Stacked maximal quality-driven autoencoder: Deep feature representation for soft analyzer and its application on industrial processes

Abstract

Deep learning based soft analyzers are important for modern industrial process monitoring and measurement, which aim to establish prediction models between quality data and easy-to-measure variables. However, in traditional deep learning methods, the guidance of quality information on feature extraction is insufficient and easily reduces as data dimension increases. In this paper, a stacked maximal quality-driven autoencoder (SMQAE) is proposed to extract maximal quality-relevant features for soft analyzers. In each maximal quality-driven autoencoder, quality variables are reconstructed together with the input variables in the output layer. The SMQAE ensures that the influence of the quality part and input part on the reconstruction are the same. And the maximal information coefficient (MIC), which is not limited to any specific function type, is exploited to enhance the importance of quality-related variables in the input part.

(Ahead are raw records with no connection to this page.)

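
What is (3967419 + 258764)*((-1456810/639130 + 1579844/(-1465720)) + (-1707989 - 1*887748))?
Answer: -256915184942074828855699/23419640590 ≈ -1.0970e+13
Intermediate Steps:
(3967419 + 258764)*((-1456810/639130 + 1579844/(-1465720)) + (-1707989 - 1*887748)) = 4226183*((-1456810*1/639130 + 1579844*(-1/1465720)) + (-1707989 - 887748)) = 4226183*((-145681/63913 - 394961/366430) - 2595737) = 4226183*(-78625031223/23419640590 - 2595737) = 4226183*(-60791306231196053/23419640590) = -256915184942074828855699/23419640590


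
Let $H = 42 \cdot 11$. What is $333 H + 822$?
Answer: $154668$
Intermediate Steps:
$H = 462$
$333 H + 822 = 333 \cdot 462 + 822 = 153846 + 822 = 154668$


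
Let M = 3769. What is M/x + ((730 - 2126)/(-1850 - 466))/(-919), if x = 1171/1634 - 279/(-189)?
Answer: 68816311927561/40037939745 ≈ 1718.8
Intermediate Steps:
x = 75245/34314 (x = 1171*(1/1634) - 279*(-1/189) = 1171/1634 + 31/21 = 75245/34314 ≈ 2.1928)
M/x + ((730 - 2126)/(-1850 - 466))/(-919) = 3769/(75245/34314) + ((730 - 2126)/(-1850 - 466))/(-919) = 3769*(34314/75245) - 1396/(-2316)*(-1/919) = 129329466/75245 - 1396*(-1/2316)*(-1/919) = 129329466/75245 + (349/579)*(-1/919) = 129329466/75245 - 349/532101 = 68816311927561/40037939745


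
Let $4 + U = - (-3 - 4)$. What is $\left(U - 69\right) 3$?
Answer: $-198$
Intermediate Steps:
$U = 3$ ($U = -4 - \left(-3 - 4\right) = -4 - -7 = -4 + 7 = 3$)
$\left(U - 69\right) 3 = \left(3 - 69\right) 3 = \left(-66\right) 3 = -198$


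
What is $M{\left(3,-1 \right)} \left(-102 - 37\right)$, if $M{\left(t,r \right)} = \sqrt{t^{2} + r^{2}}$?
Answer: $- 139 \sqrt{10} \approx -439.56$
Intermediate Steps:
$M{\left(t,r \right)} = \sqrt{r^{2} + t^{2}}$
$M{\left(3,-1 \right)} \left(-102 - 37\right) = \sqrt{\left(-1\right)^{2} + 3^{2}} \left(-102 - 37\right) = \sqrt{1 + 9} \left(-139\right) = \sqrt{10} \left(-139\right) = - 139 \sqrt{10}$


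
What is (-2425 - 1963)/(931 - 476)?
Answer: -4388/455 ≈ -9.6440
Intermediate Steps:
(-2425 - 1963)/(931 - 476) = -4388/455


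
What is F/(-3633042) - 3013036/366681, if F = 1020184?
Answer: -269537343448/31718273181 ≈ -8.4979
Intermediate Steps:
F/(-3633042) - 3013036/366681 = 1020184/(-3633042) - 3013036/366681 = 1020184*(-1/3633042) - 3013036*1/366681 = -510092/1816521 - 3013036/366681 = -269537343448/31718273181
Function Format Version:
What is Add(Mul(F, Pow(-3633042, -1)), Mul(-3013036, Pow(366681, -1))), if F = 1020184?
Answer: Rational(-269537343448, 31718273181) ≈ -8.4979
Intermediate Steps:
Add(Mul(F, Pow(-3633042, -1)), Mul(-3013036, Pow(366681, -1))) = Add(Mul(1020184, Pow(-3633042, -1)), Mul(-3013036, Pow(366681, -1))) = Add(Mul(1020184, Rational(-1, 3633042)), Mul(-3013036, Rational(1, 366681))) = Add(Rational(-510092, 1816521), Rational(-3013036, 366681)) = Rational(-269537343448, 31718273181)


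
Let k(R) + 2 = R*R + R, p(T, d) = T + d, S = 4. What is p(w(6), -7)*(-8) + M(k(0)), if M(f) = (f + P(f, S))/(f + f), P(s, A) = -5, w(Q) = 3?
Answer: 135/4 ≈ 33.750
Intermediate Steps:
k(R) = -2 + R + R**2 (k(R) = -2 + (R*R + R) = -2 + (R**2 + R) = -2 + (R + R**2) = -2 + R + R**2)
M(f) = (-5 + f)/(2*f) (M(f) = (f - 5)/(f + f) = (-5 + f)/((2*f)) = (-5 + f)*(1/(2*f)) = (-5 + f)/(2*f))
p(w(6), -7)*(-8) + M(k(0)) = (3 - 7)*(-8) + (-5 + (-2 + 0 + 0**2))/(2*(-2 + 0 + 0**2)) = -4*(-8) + (-5 + (-2 + 0 + 0))/(2*(-2 + 0 + 0)) = 32 + (1/2)*(-5 - 2)/(-2) = 32 + (1/2)*(-1/2)*(-7) = 32 + 7/4 = 135/4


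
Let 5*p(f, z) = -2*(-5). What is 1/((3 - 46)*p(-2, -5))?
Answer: -1/86 ≈ -0.011628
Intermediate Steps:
p(f, z) = 2 (p(f, z) = (-2*(-5))/5 = (⅕)*10 = 2)
1/((3 - 46)*p(-2, -5)) = 1/((3 - 46)*2) = 1/(-43*2) = 1/(-86) = -1/86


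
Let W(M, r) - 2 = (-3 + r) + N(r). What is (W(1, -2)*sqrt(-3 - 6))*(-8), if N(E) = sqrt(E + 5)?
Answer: 24*I*(3 - sqrt(3)) ≈ 30.431*I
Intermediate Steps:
N(E) = sqrt(5 + E)
W(M, r) = -1 + r + sqrt(5 + r) (W(M, r) = 2 + ((-3 + r) + sqrt(5 + r)) = 2 + (-3 + r + sqrt(5 + r)) = -1 + r + sqrt(5 + r))
(W(1, -2)*sqrt(-3 - 6))*(-8) = ((-1 - 2 + sqrt(5 - 2))*sqrt(-3 - 6))*(-8) = ((-1 - 2 + sqrt(3))*sqrt(-9))*(-8) = ((-3 + sqrt(3))*(3*I))*(-8) = (3*I*(-3 + sqrt(3)))*(-8) = -24*I*(-3 + sqrt(3))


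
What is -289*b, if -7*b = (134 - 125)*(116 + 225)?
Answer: 886941/7 ≈ 1.2671e+5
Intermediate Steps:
b = -3069/7 (b = -(134 - 125)*(116 + 225)/7 = -9*341/7 = -1/7*3069 = -3069/7 ≈ -438.43)
-289*b = -289*(-3069/7) = 886941/7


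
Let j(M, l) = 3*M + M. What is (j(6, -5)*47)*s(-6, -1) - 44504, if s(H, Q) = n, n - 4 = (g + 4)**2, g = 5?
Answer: 51376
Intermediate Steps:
n = 85 (n = 4 + (5 + 4)**2 = 4 + 9**2 = 4 + 81 = 85)
s(H, Q) = 85
j(M, l) = 4*M
(j(6, -5)*47)*s(-6, -1) - 44504 = ((4*6)*47)*85 - 44504 = (24*47)*85 - 44504 = 1128*85 - 44504 = 95880 - 44504 = 51376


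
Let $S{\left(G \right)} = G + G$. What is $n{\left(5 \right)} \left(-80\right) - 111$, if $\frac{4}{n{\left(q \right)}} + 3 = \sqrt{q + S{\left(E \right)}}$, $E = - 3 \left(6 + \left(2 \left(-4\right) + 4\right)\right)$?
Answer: $-51 + 20 i \sqrt{7} \approx -51.0 + 52.915 i$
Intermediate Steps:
$E = -6$ ($E = - 3 \left(6 + \left(-8 + 4\right)\right) = - 3 \left(6 - 4\right) = \left(-3\right) 2 = -6$)
$S{\left(G \right)} = 2 G$
$n{\left(q \right)} = \frac{4}{-3 + \sqrt{-12 + q}}$ ($n{\left(q \right)} = \frac{4}{-3 + \sqrt{q + 2 \left(-6\right)}} = \frac{4}{-3 + \sqrt{q - 12}} = \frac{4}{-3 + \sqrt{-12 + q}}$)
$n{\left(5 \right)} \left(-80\right) - 111 = \frac{4}{-3 + \sqrt{-12 + 5}} \left(-80\right) - 111 = \frac{4}{-3 + \sqrt{-7}} \left(-80\right) - 111 = \frac{4}{-3 + i \sqrt{7}} \left(-80\right) - 111 = - \frac{320}{-3 + i \sqrt{7}} - 111 = -111 - \frac{320}{-3 + i \sqrt{7}}$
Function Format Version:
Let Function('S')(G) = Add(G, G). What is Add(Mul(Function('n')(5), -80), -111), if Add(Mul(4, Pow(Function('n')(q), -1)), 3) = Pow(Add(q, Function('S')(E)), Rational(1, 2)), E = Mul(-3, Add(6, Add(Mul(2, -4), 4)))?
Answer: Add(-51, Mul(20, I, Pow(7, Rational(1, 2)))) ≈ Add(-51.000, Mul(52.915, I))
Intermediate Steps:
E = -6 (E = Mul(-3, Add(6, Add(-8, 4))) = Mul(-3, Add(6, -4)) = Mul(-3, 2) = -6)
Function('S')(G) = Mul(2, G)
Function('n')(q) = Mul(4, Pow(Add(-3, Pow(Add(-12, q), Rational(1, 2))), -1)) (Function('n')(q) = Mul(4, Pow(Add(-3, Pow(Add(q, Mul(2, -6)), Rational(1, 2))), -1)) = Mul(4, Pow(Add(-3, Pow(Add(q, -12), Rational(1, 2))), -1)) = Mul(4, Pow(Add(-3, Pow(Add(-12, q), Rational(1, 2))), -1)))
Add(Mul(Function('n')(5), -80), -111) = Add(Mul(Mul(4, Pow(Add(-3, Pow(Add(-12, 5), Rational(1, 2))), -1)), -80), -111) = Add(Mul(Mul(4, Pow(Add(-3, Pow(-7, Rational(1, 2))), -1)), -80), -111) = Add(Mul(Mul(4, Pow(Add(-3, Mul(I, Pow(7, Rational(1, 2)))), -1)), -80), -111) = Add(Mul(-320, Pow(Add(-3, Mul(I, Pow(7, Rational(1, 2)))), -1)), -111) = Add(-111, Mul(-320, Pow(Add(-3, Mul(I, Pow(7, Rational(1, 2)))), -1)))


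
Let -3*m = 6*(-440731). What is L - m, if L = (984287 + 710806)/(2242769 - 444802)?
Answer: -1584837892661/1797967 ≈ -8.8146e+5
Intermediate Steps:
L = 1695093/1797967 ≈ 0.94278
m = 881462 (m = -2*(-440731) = -1/3*(-2644386) = 881462)
L - m = 1695093/1797967 - 1*881462 = 1695093/1797967 - 881462 = -1584837892661/1797967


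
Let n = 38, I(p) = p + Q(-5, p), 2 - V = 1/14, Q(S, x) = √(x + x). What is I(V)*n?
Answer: 513/7 + 114*√21/7 ≈ 147.92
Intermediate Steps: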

With the constraint of the quality equivalence strategy and variable importance evaluation based on MIC, the SMQAE maximizes the guidance of the quality variables during feature learning without the interference of the data dimensions. Therefore, the SMQAE can extract quality-relevant features for complex high-dimensional data. The rationality, superiority and robustness of SMQAE based soft analyzers are validated on four simulated scenarios and two industrial processes.